Breathing: Your symptoms of panic are rising. You start to feel restless. Your vision goes blurry and your breath comes short. Control your breathing. It’s easier said than done, it’s true, but you can control it. Take a deep breath in, hold it, and exhale. Repeat about ten times, taking ten deep breaths, slowly exhaling. If this doesn’t work, try a method of breathing I picked up from a yoga video. Take your index finger and pinch one side of your nose. Breath in through the opposite nostril, uncover the other nostril, and exhale through the newly uncovered nostril. Repeat with opposite side. Do this ten times, alternating each side each time. You should begin to regain control of your breath and feel more empowered.

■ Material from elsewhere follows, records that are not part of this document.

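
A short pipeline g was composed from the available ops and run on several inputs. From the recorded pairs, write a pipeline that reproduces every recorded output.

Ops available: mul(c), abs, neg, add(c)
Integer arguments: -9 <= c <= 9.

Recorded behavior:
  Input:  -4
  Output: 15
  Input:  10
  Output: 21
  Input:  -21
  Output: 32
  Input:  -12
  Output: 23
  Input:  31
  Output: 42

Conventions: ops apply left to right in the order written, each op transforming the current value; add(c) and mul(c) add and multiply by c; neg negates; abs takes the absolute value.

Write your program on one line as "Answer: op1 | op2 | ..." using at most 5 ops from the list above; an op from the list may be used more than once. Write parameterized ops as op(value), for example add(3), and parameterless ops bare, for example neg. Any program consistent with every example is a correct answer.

abs | add(7) | add(5) | add(-1)

Check, running the answer program on each example:
  -4 -> 4 -> 11 -> 16 -> 15
  10 -> 10 -> 17 -> 22 -> 21
  -21 -> 21 -> 28 -> 33 -> 32
  -12 -> 12 -> 19 -> 24 -> 23
  31 -> 31 -> 38 -> 43 -> 42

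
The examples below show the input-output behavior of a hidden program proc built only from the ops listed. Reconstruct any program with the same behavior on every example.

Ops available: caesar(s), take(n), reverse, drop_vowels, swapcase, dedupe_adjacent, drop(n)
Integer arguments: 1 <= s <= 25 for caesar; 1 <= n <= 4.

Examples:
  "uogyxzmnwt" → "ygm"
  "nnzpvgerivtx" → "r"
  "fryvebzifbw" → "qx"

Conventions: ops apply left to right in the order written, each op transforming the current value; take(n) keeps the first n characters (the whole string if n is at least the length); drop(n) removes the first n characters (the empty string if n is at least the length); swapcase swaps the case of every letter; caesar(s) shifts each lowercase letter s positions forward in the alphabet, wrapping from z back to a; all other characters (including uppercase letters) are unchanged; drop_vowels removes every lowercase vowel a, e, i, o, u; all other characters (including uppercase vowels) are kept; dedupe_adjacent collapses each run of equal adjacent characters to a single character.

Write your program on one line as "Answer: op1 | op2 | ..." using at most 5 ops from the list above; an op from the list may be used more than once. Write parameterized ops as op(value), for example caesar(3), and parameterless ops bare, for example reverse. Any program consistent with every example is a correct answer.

take(3) | caesar(17) | drop_vowels | reverse | caesar(1)

Check, running the answer program on each example:
  "uogyxzmnwt" -> "uog" -> "lfx" -> "lfx" -> "xfl" -> "ygm"
  "nnzpvgerivtx" -> "nnz" -> "eeq" -> "q" -> "q" -> "r"
  "fryvebzifbw" -> "fry" -> "wip" -> "wp" -> "pw" -> "qx"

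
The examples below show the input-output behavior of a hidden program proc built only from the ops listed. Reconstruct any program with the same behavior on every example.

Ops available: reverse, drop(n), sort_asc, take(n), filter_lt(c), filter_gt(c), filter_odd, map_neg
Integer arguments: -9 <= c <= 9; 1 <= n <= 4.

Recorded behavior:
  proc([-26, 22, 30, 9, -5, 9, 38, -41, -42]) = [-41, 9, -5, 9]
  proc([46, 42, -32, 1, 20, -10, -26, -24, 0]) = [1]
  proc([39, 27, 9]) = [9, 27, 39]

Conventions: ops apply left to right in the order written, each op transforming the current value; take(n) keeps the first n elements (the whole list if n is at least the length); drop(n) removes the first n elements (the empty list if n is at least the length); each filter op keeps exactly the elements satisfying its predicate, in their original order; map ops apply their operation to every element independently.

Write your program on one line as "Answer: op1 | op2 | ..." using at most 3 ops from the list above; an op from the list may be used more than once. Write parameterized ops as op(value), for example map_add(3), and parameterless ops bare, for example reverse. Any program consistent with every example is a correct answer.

reverse | filter_odd

Check, running the answer program on each example:
  [-26, 22, 30, 9, -5, 9, 38, -41, -42] -> [-42, -41, 38, 9, -5, 9, 30, 22, -26] -> [-41, 9, -5, 9]
  [46, 42, -32, 1, 20, -10, -26, -24, 0] -> [0, -24, -26, -10, 20, 1, -32, 42, 46] -> [1]
  [39, 27, 9] -> [9, 27, 39] -> [9, 27, 39]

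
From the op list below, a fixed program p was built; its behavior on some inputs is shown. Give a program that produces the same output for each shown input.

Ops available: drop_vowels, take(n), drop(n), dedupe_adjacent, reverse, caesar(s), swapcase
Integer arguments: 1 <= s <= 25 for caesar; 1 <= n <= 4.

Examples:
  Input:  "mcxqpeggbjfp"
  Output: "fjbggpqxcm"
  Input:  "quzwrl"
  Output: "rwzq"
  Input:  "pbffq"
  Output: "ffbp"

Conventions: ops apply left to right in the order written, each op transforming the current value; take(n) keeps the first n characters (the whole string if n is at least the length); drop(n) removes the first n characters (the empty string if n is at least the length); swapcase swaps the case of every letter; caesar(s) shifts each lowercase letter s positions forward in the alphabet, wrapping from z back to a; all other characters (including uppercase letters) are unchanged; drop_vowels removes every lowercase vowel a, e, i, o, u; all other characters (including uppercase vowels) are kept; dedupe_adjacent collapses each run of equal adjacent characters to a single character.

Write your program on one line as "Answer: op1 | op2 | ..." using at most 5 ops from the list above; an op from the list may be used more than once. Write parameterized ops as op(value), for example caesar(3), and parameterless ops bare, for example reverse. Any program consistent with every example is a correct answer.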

Believing: What do you do when all of those thoughts are rushing through your head, as I mentioned earlier? You believe in yourself. And the biggest step in this process is accepting your anxiety and welcoming it. Think about it, has your panic ever actually killed you? No. And it most likely won’t. Most of the time, an attack reaches its peak and then slowly fades away and you’re left worn out from the adrenaline rush. So, number one, accept that it won’t kill you. When the symptoms start acting up, say “I am in control.” That’s when you try to regulate your breathing. If you start fidgeting and feeling restless, welcome the nervous energy. So, number two, try to expel all of that anxious energy in another way, like bopping your knee up and down or silently counting your fingers to yourself. It sounds a bit crazy, but counting causes you to focus and when you’re focusing, your mind becomes more organized and less anxious. If you’re a religious person or a fan of yoga, meditating helps you reach this sense of self belief and will help you to relax more quickly. If you can figure out how to reach your balance, your level of calm, then it will become easier and easier to limit your panic and carry out your day.

So when the room is spinning and your head is racing

  1. Breathe.
  2. Believe. and
  3. You will achieve.

You are free. You are lifted. Go fly.